Episode 45 : Les premiers tours de roues sont difficiles, par contre…

La tension est palpable, ce n'est qu'un premier roulage, mais tout le monde semble tendu en guettant l'horloge en bord de piste.

Soudain, les haut-parleurs se mettent à grésiller, et une voix balance quelques mots en anglais. Là, les mécanos s'agitent, passent les couverture chauffantes, et effectuent les dernières vérifications.

Cette fois, c'est la bonne. Une sirène se fait entendre, les commissaires de pistes agitent les drapeaux tandis que le pace car fait son retour, les pilotes commencent à sortir des stands, les moteurs chauffent, et quelques machines commencent à prendre la piste…

René vient lui aussi de s'élancer… Un simple tour pour prendre la température, en un peu plus de deux minutes. Il regagne le stand et s'adresse aussitôt à Albert :

« Elle tourne pas cette meule ! Et dès que je prends les freins, elle se relève… J'ai même pas pu faire un second tour, trop dangereux car y'en a qui avoinent déjà, et la piste est pas facile à enregistrer. J'ai l'impression qu'elle trop haute de l'avant. Par contre, le moulbif a l'air pas si mal que ça, même si j'trouve qu'il prend pas assez d'tours à mon goût… »

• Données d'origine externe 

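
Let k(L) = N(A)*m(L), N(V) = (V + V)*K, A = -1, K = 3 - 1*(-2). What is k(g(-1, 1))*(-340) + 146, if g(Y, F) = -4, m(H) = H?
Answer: -13454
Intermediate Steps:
K = 5 (K = 3 + 2 = 5)
N(V) = 10*V (N(V) = (V + V)*5 = (2*V)*5 = 10*V)
k(L) = -10*L (k(L) = (10*(-1))*L = -10*L)
k(g(-1, 1))*(-340) + 146 = -10*(-4)*(-340) + 146 = 40*(-340) + 146 = -13600 + 146 = -13454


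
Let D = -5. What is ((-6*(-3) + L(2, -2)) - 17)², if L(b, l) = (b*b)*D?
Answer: 361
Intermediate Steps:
L(b, l) = -5*b² (L(b, l) = (b*b)*(-5) = b²*(-5) = -5*b²)
((-6*(-3) + L(2, -2)) - 17)² = ((-6*(-3) - 5*2²) - 17)² = ((18 - 5*4) - 17)² = ((18 - 20) - 17)² = (-2 - 17)² = (-19)² = 361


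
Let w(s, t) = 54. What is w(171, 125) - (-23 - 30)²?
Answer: -2755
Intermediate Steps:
w(171, 125) - (-23 - 30)² = 54 - (-23 - 30)² = 54 - 1*(-53)² = 54 - 1*2809 = 54 - 2809 = -2755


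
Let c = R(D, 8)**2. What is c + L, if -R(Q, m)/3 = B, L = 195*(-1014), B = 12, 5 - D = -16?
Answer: -196434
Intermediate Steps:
D = 21 (D = 5 - 1*(-16) = 5 + 16 = 21)
L = -197730
R(Q, m) = -36 (R(Q, m) = -3*12 = -36)
c = 1296 (c = (-36)**2 = 1296)
c + L = 1296 - 197730 = -196434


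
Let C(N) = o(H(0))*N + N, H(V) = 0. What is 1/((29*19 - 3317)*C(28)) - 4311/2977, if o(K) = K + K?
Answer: -333881305/230562696 ≈ -1.4481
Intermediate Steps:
o(K) = 2*K
C(N) = N (C(N) = (2*0)*N + N = 0*N + N = 0 + N = N)
1/((29*19 - 3317)*C(28)) - 4311/2977 = 1/((29*19 - 3317)*28) - 4311/2977 = (1/28)/(551 - 3317) - 4311*1/2977 = (1/28)/(-2766) - 4311/2977 = -1/2766*1/28 - 4311/2977 = -1/77448 - 4311/2977 = -333881305/230562696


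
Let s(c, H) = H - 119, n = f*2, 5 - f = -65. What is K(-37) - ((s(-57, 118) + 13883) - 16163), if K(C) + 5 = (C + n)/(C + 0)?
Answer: 84109/37 ≈ 2273.2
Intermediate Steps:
f = 70 (f = 5 - 1*(-65) = 5 + 65 = 70)
n = 140 (n = 70*2 = 140)
s(c, H) = -119 + H
K(C) = -5 + (140 + C)/C (K(C) = -5 + (C + 140)/(C + 0) = -5 + (140 + C)/C)
K(-37) - ((s(-57, 118) + 13883) - 16163) = (-4 + 140/(-37)) - (((-119 + 118) + 13883) - 16163) = (-4 + 140*(-1/37)) - ((-1 + 13883) - 16163) = (-4 - 140/37) - (13882 - 16163) = -288/37 - 1*(-2281) = -288/37 + 2281 = 84109/37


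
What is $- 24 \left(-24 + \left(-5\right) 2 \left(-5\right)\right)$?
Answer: $-624$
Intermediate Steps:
$- 24 \left(-24 + \left(-5\right) 2 \left(-5\right)\right) = - 24 \left(-24 - -50\right) = - 24 \left(-24 + 50\right) = \left(-24\right) 26 = -624$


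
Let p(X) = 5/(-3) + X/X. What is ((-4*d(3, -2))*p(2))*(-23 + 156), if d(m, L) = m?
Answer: 1064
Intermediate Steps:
p(X) = -⅔ (p(X) = 5*(-⅓) + 1 = -5/3 + 1 = -⅔)
((-4*d(3, -2))*p(2))*(-23 + 156) = (-4*3*(-⅔))*(-23 + 156) = -12*(-⅔)*133 = 8*133 = 1064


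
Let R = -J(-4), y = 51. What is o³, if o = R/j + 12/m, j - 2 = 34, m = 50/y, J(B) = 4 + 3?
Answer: 1274113253321/729000000 ≈ 1747.8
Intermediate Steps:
J(B) = 7
m = 50/51 ≈ 0.98039
j = 36 (j = 2 + 34 = 36)
R = -7 (R = -1*7 = -7)
o = 10841/900 (o = -7/36 + 12/(50/51) = -7*1/36 + 12*(51/50) = -7/36 + 306/25 = 10841/900 ≈ 12.046)
o³ = (10841/900)³ = 1274113253321/729000000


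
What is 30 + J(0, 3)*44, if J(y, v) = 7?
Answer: 338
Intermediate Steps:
30 + J(0, 3)*44 = 30 + 7*44 = 30 + 308 = 338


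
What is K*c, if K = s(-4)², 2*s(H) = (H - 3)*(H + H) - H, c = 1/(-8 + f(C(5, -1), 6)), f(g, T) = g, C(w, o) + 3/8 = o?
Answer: -96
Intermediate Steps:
C(w, o) = -3/8 + o
c = -8/75 (c = 1/(-8 + (-3/8 - 1)) = 1/(-8 - 11/8) = 1/(-75/8) = -8/75 ≈ -0.10667)
s(H) = -H/2 + H*(-3 + H) (s(H) = ((H - 3)*(H + H) - H)/2 = ((-3 + H)*(2*H) - H)/2 = (2*H*(-3 + H) - H)/2 = (-H + 2*H*(-3 + H))/2 = -H/2 + H*(-3 + H))
K = 900 (K = ((½)*(-4)*(-7 + 2*(-4)))² = ((½)*(-4)*(-7 - 8))² = ((½)*(-4)*(-15))² = 30² = 900)
K*c = 900*(-8/75) = -96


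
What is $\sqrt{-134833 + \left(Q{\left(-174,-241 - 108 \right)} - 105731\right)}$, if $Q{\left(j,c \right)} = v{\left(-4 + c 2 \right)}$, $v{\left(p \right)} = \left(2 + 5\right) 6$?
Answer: $i \sqrt{240522} \approx 490.43 i$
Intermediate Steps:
$v{\left(p \right)} = 42$ ($v{\left(p \right)} = 7 \cdot 6 = 42$)
$Q{\left(j,c \right)} = 42$
$\sqrt{-134833 + \left(Q{\left(-174,-241 - 108 \right)} - 105731\right)} = \sqrt{-134833 + \left(42 - 105731\right)} = \sqrt{-134833 - 105689} = \sqrt{-240522} = i \sqrt{240522}$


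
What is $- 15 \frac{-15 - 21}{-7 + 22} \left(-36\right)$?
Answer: $-1296$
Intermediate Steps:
$- 15 \frac{-15 - 21}{-7 + 22} \left(-36\right) = - 15 \left(- \frac{36}{15}\right) \left(-36\right) = - 15 \left(\left(-36\right) \frac{1}{15}\right) \left(-36\right) = \left(-15\right) \left(- \frac{12}{5}\right) \left(-36\right) = 36 \left(-36\right) = -1296$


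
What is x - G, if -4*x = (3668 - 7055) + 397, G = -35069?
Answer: 71633/2 ≈ 35817.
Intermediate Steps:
x = 1495/2 (x = -((3668 - 7055) + 397)/4 = -(-3387 + 397)/4 = -¼*(-2990) = 1495/2 ≈ 747.50)
x - G = 1495/2 - 1*(-35069) = 1495/2 + 35069 = 71633/2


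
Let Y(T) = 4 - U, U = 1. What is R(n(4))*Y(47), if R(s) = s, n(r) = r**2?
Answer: 48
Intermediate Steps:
Y(T) = 3 (Y(T) = 4 - 1*1 = 4 - 1 = 3)
R(n(4))*Y(47) = 4**2*3 = 16*3 = 48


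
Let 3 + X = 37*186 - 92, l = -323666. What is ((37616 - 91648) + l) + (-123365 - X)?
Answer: -507850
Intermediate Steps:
X = 6787 (X = -3 + (37*186 - 92) = -3 + (6882 - 92) = -3 + 6790 = 6787)
((37616 - 91648) + l) + (-123365 - X) = ((37616 - 91648) - 323666) + (-123365 - 1*6787) = (-54032 - 323666) + (-123365 - 6787) = -377698 - 130152 = -507850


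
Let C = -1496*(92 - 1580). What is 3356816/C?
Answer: 209801/139128 ≈ 1.5080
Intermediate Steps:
C = 2226048 (C = -1496*(-1488) = 2226048)
3356816/C = 3356816/2226048 = 3356816*(1/2226048) = 209801/139128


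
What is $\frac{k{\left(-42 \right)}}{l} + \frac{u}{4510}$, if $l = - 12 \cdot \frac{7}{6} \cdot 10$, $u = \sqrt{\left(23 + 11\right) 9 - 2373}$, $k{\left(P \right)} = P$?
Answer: $\frac{3}{10} + \frac{i \sqrt{2067}}{4510} \approx 0.3 + 0.010081 i$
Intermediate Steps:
$u = i \sqrt{2067}$ ($u = \sqrt{34 \cdot 9 - 2373} = \sqrt{306 - 2373} = \sqrt{-2067} = i \sqrt{2067} \approx 45.464 i$)
$l = -140$ ($l = - 12 \cdot 7 \cdot \frac{1}{6} \cdot 10 = \left(-12\right) \frac{7}{6} \cdot 10 = \left(-14\right) 10 = -140$)
$\frac{k{\left(-42 \right)}}{l} + \frac{u}{4510} = - \frac{42}{-140} + \frac{i \sqrt{2067}}{4510} = \left(-42\right) \left(- \frac{1}{140}\right) + i \sqrt{2067} \cdot \frac{1}{4510} = \frac{3}{10} + \frac{i \sqrt{2067}}{4510}$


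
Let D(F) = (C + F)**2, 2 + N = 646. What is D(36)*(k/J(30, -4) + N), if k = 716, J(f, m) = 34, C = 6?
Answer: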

Papy regarde Juju. Le jeune informaticien branche alors son computer sur la moto, tapote rapidement son clavier, puis retire la fiche. Pendant ce temps, Jean-Yves, aidé d'Ovomaltine, vient de baisser les tubes dans les tés de fourche. Max se tourne vers Albert, celui-ci lève le pouce, et la moto ressort des stands.

Cette fois, René effectue trois tours d'affilée, dont le dernier en 1'58. De retour auprès de son équipe, il hoche la tête :

« C'est un poil mieux, elle tourne désormais. Le problème, c'est que maintenant ça drible au freinage. Je commence à comprendre la piste, mais je peux pas accélérer car elle guidonne. Vu la façon dont les autres y roulent, j'suis sûr que j'me prend déjà dix s'condes dans la tronche ! »

Nouvelle séance de réglage, et nouvelle tentative : quatre tours et… 1'55 !

Pendant ce temps, CORSER et LACONI, les plus rapides, sont déjà en 1'43. Faut dire qu'ils ont effectué des essais hivernaux ici même, et qu'ils connaissent parfaitement la piste…

Heureusement, la météo est clémente, et le vent nul, c'est déjà ça !

On tente une sortie avec la deuxième machine sans grand résultat, les chronos ne descendent pas et l'équipe commence à avoir le moral dans les chaussettes…

Régis vient de faire claquer un magnifique 1'40, alors qu'ils ne tournent que depuis trente minutes, puis c'est TOSELAND de passer en 1'38, puis VERMEULEN enfonce le clou avec un beau 1'37'5 : les temps ne bougeront plus de la séance, et tous se tiennent en moins de trois secondes… sauf le team GAGA qui piétine en 1'50 !!!

Fin de la première séance d'essai…

René est furibard en rentrant au stand :

« J'ai beau me dépouiller ! Ou elle tourne et elle drible, ou elle va mieux à l'accélération mais tourne plus…
Franchement, si ça continue comme ça, on peut remballer le matos et aller à la pêche, c'est impossible d'aller plus vite avec ce truc ! »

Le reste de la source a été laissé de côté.